This question has been reworded.
- Is there an experiment which can distinguish between mathematical models of physical space based on real numbers and models based on other types of numbers e.g. surreal numbers? If it exists, has it been performed and what are the results? The following paper on arXiv provides some physical consequences of using surreal numbers but none of them seem to be able to be tested experimentally: Some Mathematical and Physical Remarks on Surreal Numbers. Similar questions have been asked on StackExchange with different wording: Why model space with real numbers?, Justifying the use of real numbers for measuring length
- When surfaces (in the mathematical meaning) are considered in physics, they are usually assumed to be smooth. E.g. a surface of identical electrostatic potential around a point particle is considered a smooth sphere. If we calculate the surface area of this sphere we will get the known result $4\pi r^2$. But if the surface is a really a "zig-zag" (examples of "zig-zags" are given here: https://www.youtube.com/watch?v=D2xYjiL8yyE) it can have a much different surface area. Even if for this particular example the identical potential sphere is a real sphere and not a "zig-zag", there are many other examples of mathematical surfaces in physics (e.g. event horizons, surfaces of identical probability in quantum mechanics etc). Is there an experiment which can distinguish between smooth surfaces and surfaces which are "zig-zags"? A slightly related, but different question has been asked here: Is the consideration of spacetime as a smooth manifold only an assumption?
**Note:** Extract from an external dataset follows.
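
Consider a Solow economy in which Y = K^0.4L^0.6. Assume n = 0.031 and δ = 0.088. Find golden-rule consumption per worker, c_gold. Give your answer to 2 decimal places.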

For reference only, the original question is given below:
In physics it is usually stated that a particular piece of mathematics should not be applied unless there is an experimental confirmation. For this reason I have the following two questions:
What is an experimental confirmation that the physical space is based on real numbers and not e.g. surreal numbers?
What experiment has confirmed that all shapes considered in physics are not "zig-zag" shapes (by a "zig-zag" shape I mean a shape surrounded by a path similar to the ones shown here: https://www.youtube.com/watch?v=D2xYjiL8yyE). Is there an example of a shape that turned out to be a "zig-zag" shape? Isn't matter fundamentally "zig-zag" shaped, because of the atoms? For this reason, does it make sense at all to talk about surface areas in physics? I think some physical calculations are based on the concept of a surface area.